9

     

He spent a quiet day with Murasaki and late in the night set out in rough travel dress.

“The moon is coming up. Do please come out and see me off. I know that later I will think of any number of things I wanted to say to you. My gloom strikes me as ridiculous when I am away from you for even a day or two.”

He raised the blinds and urged her to come forward. Trying not to weep, she at length obeyed. She was very beautiful in the moonlight. What sort of home would this unkind, inconstant city be for her now? But she was sad enough already, and these thoughts were best kept to himself.

He said with forced lightness:

“At least for this life we might make our vows, we thought.

And so we vowed that nothing would ever part us.
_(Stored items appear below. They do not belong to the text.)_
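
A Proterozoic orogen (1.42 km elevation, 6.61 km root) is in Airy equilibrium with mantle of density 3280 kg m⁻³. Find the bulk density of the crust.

2700 kg m⁻³

ρ_c h = (ρ_m − ρ_c) r → ρ_c (h + r) = ρ_m r → ρ_c = ρ_m r / (h + r).
ρ_c = 3280 × 6.61 km / (1.42 km + 6.61 km) = 2700 kg m⁻³.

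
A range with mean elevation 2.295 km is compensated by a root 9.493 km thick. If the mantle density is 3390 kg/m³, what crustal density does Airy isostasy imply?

ρ_c h = (ρ_m − ρ_c) r → ρ_c (h + r) = ρ_m r → ρ_c = ρ_m r / (h + r).
ρ_c = 3390 × 9.493 km / (2.295 km + 9.493 km) = 2730 kg/m³.

2730 kg/m³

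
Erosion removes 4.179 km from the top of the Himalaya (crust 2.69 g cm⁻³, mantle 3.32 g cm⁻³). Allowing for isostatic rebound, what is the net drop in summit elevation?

0.793 km

Rebound u = e ρ_c/ρ_m = 4.179 km × 2.69/3.32 = 3.386 km.
Net surface drop = e − u = 4.179 km − 3.386 km = e (ρ_m − ρ_c)/ρ_m = 0.793 km.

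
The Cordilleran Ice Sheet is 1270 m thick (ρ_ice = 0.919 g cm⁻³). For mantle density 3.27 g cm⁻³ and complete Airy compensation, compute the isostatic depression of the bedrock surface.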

How silly we were!”

This was her answer:

“I would give a life for which I have no regrets

If it might postpone for a little the time of parting.”

They were not empty words, he knew; but he must be off, for he did not want the city to see him in broad daylight.

Her face was with him the whole of the journey. In great sorrow he boarded the boat that would take him to Suma. It was a long spring day and there was a tail wind, and by late afternoon he had reached the strand where he was to live. He had never before been on such a journey, however short. All the sad, exotic things along the way were new to him. The Oe station* was in ruins, with only a grove of pines to show where it had stood.

“More remote, I fear, my place of exile

Than storied ones in lands beyond the seas.”

The surf came in and went out again. “I envy the waves,” he whis-pered to himself.+ It was a familiar poem, but it seemed new to those who heard him, and sad as never before. Looking back toward the city, he saw that the mountains were enshrouded in mist. It was as though he had indeed come “three thousand leagues.” # The spray from the oars brought thoughts scarcely to be borne.

“Mountain mists cut off that ancient village.

Is the sky I see the sky that shelters it?”